Many of the problems with peer reviewed journals are problems with the journals, rather than problems with peer review, per se. Preprints allow peer review to be taken out of the journals’ hands, which opens up dramatic, new opportunities to improve it. There’s no guarantee that the freewheeling, open-ended peer review of preprints will be rigorous and just, but everyone can see the process: Was it thorough? Do the reviews seem detailed, fair? We get to judge the judges. Journals don’t let us do that. We just have to take their word that their peer review process is rigorous and just.
For now, most preprints will get very few, if any, reviews. That needs to change, but even just knowing that a paper has not been thoroughly reviewed is a huge improvement over the black box of journal-based peer review. As these public reviews become more commonplace, there is reason to hope that preprints will elicit more piercing criticism than typically happens at journals, particularly for sensationalistic papers by famous people. Journal editors and reviewers may be blinded by the flashiness of a paper’s claims, or the prominence of its authors; or else they may notice a study’s flaws but choose to publish it anyway for the “impact.” Either way they can be confident in the knowledge that they will not be held accountable for the stringency of the peer review process. In a preprint, though, a famous scientist’s exaggerated or unwarranted claims may be more likely to be called out, instead of less so.

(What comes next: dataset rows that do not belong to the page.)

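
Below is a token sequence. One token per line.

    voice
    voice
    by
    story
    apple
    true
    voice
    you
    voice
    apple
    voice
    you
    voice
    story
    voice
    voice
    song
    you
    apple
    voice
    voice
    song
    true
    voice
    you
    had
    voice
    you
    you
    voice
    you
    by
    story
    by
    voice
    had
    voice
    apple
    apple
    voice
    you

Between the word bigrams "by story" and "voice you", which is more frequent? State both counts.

"by story": 2 occurrences
"voice you": 6 occurrences

"voice you" (6 vs 2)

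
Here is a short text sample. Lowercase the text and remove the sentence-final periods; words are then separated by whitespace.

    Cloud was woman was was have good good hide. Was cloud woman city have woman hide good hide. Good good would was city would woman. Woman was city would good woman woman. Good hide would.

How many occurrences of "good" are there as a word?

Scanning the 35 tokens for "good":
  position 7: good
  position 8: good
  position 17: good
  position 19: good
  position 20: good
  position 30: good
  position 33: good

7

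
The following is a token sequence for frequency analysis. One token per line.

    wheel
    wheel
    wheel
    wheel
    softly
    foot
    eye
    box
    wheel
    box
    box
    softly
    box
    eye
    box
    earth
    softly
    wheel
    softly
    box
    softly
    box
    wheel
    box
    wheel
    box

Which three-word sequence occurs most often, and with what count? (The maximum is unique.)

Trigram frequencies (highest first):
  box wheel box: 3
  wheel wheel wheel: 2
  box softly box: 2
  wheel wheel softly: 1
  wheel softly foot: 1
  softly foot eye: 1
  … (14 more, each ≤ 1)

"box wheel box", 3 times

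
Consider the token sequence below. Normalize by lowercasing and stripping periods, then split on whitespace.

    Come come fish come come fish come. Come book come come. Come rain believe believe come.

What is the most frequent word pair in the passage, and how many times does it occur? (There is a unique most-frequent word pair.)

Bigram frequencies (highest first):
  come come: 5
  come fish: 2
  fish come: 2
  come book: 1
  book come: 1
  come rain: 1
  … (3 more, each ≤ 1)

"come come", 5 times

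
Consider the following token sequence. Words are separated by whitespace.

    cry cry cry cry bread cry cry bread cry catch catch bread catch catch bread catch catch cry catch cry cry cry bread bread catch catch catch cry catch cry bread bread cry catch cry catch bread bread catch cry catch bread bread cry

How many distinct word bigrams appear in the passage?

44 tokens → 43 bigram windows in total.
Repeated bigrams (each contributes count−1 duplicates):
  catch cry: 6
  cry catch: 6
  cry cry: 6
  catch catch: 5
  bread bread: 4
  bread catch: 4
  bread cry: 4
  catch bread: 4
  … (1 more repeated)
34 duplicate windows → 43 − 34 = 9 distinct.

9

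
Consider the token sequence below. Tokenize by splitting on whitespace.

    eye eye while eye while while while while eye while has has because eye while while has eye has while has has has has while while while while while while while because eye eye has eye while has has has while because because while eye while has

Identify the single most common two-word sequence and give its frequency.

Bigram frequencies (highest first):
  while while: 10
  eye while: 6
  has has: 6
  while has: 5
  while eye: 3
  has while: 3
  … (8 more, each ≤ 2)

"while while", 10 times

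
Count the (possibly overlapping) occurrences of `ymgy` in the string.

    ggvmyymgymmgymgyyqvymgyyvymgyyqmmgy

4

Sliding a length-4 window over the 35 characters (32 positions):
  position 6–9: ymgy
  position 13–16: ymgy
  position 20–23: ymgy
  position 26–29: ymgy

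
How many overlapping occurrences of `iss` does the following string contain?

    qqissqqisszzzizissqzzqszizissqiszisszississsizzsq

Sliding a length-3 window over the 49 characters (47 positions):
  position 3–5: iss
  position 8–10: iss
  position 16–18: iss
  position 27–29: iss
  position 34–36: iss
  position 38–40: iss
  position 41–43: iss

7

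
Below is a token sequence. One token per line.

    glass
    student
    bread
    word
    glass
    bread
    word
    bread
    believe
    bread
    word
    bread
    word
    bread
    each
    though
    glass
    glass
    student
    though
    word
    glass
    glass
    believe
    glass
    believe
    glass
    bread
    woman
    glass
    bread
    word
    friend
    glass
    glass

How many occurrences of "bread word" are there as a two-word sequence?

Scanning the 34 overlapping bigram windows for "bread word":
  position 3–4: bread word
  position 6–7: bread word
  position 10–11: bread word
  position 12–13: bread word
  position 31–32: bread word

5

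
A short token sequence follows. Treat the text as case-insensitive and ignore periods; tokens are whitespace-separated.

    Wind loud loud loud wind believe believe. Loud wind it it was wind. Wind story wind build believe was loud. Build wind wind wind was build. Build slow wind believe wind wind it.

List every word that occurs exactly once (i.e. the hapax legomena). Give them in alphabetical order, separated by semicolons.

Unigram counts meeting the condition (exactly once (i.e. the hapax legomena)):
  slow: 1
  story: 1

slow; story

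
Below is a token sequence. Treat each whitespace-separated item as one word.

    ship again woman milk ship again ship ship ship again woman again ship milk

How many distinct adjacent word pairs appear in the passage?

14 tokens → 13 bigram windows in total.
Repeated bigrams (each contributes count−1 duplicates):
  ship again: 3
  again ship: 2
  again woman: 2
  ship ship: 2
5 duplicate windows → 13 − 5 = 8 distinct.

8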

Preprints also introduce new challenges, such as how to guarantee that unknown authors can get attention, or prevent friends from writing glowing reviews of each other’s work. But the most frequent concern I’ve heard—that preprints allow bad science to get into the hands of policymakers and practitioners—rings hollow. Peer reviewed journals have been disastrously ineffective at preventing that very outcome. Indeed, some of the papers we published under my editorship at Social Psychological and Personality Science have been convincingly, and quite devastatingly, criticized. Editors and reviewers are fallible, and the journal peer review process is far too flimsy to live up to its reputation. It’s time we stopped putting so much faith in journals, and look for more transparent and effective ways to peer review scientific claims.